Research based at University of North Florida found that South Korean consumers who are more religious are also more likely to be repeat store customers. This was true whether the religious folks were Protestants, Catholics, or Buddhists—the three alternatives represented in the study sample. Consumers showing lower levels of religiosity or declaring themselves to be non-religious were more likely to switch stores from one shopping trip to the next.
What does this research finding mean for you? Allegiance to one’s religious faith is at a whole different dimension of personal importance than resisting store switching. But the stores which earned the repeat business probably maintained the faith of their customers. These retailers kept their promises. Another study—this one based in South Korea at Seoul National University—concluded that when employees are seen as showing good citizenship behavior, customer satisfaction grows.
The Seoul National University study said more, though: The effectiveness of employee citizenship was highest when salespeople spent time interacting with the shoppers. If you leave the shoppers by themselves—unaware of the values held by the store operators—you lose some of the advantage. On the other hand, when you show shoppers the similarity of your store’s makeup to their own makeup, you build commitment to shopping with you.

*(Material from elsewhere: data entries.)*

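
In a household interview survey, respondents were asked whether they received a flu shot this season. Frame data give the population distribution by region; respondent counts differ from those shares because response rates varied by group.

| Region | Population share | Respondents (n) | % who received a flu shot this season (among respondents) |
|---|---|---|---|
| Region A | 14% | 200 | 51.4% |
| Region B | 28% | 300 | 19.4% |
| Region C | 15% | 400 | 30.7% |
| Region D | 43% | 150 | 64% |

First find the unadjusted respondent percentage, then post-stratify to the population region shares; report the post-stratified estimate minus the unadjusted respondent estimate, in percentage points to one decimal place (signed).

Naive respondent-only estimate (weights = respondent counts):
  (200/1050)×51.4 + (300/1050)×19.4 + (400/1050)×30.7 + (150/1050)×64 = 36.1714%
Post-stratified estimate weights by population shares:
  0.14×51.4 + 0.28×19.4 + 0.15×30.7 + 0.43×64 = 44.753%
Difference = 44.753 − 36.1714 = 8.5816 pp.

+8.6 percentage points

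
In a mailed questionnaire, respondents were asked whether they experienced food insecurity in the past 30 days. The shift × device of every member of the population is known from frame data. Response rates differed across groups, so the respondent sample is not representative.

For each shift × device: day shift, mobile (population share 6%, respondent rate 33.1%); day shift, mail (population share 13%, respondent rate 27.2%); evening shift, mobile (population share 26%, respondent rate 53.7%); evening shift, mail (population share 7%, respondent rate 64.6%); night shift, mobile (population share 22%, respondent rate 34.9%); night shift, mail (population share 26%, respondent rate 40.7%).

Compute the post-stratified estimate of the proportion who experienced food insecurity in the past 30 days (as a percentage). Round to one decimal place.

Weight each group's respondent value by its population share:
  day shift, mobile: 0.06 × 33.1 = 1.986
  day shift, mail: 0.13 × 27.2 = 3.536
  evening shift, mobile: 0.26 × 53.7 = 13.962
  evening shift, mail: 0.07 × 64.6 = 4.522
  night shift, mobile: 0.22 × 34.9 = 7.678
  night shift, mail: 0.26 × 40.7 = 10.582
Post-stratified estimate = 42.266 → 42.3%.

42.3%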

This last point leads to another lesson about long-term payoff: To attract customers who will shop with you religiously, you could get your store involved with religious activities in the community. However, if you fake your store’s personality and values, you’ll probably chase off customers when the fakery reveals itself. That one is a lesson from research out of University of British Columbia and INSEAD-Singapore. But if you and your staff members are people of faith, you don’t need research citations, since you already knew that, didn’t you?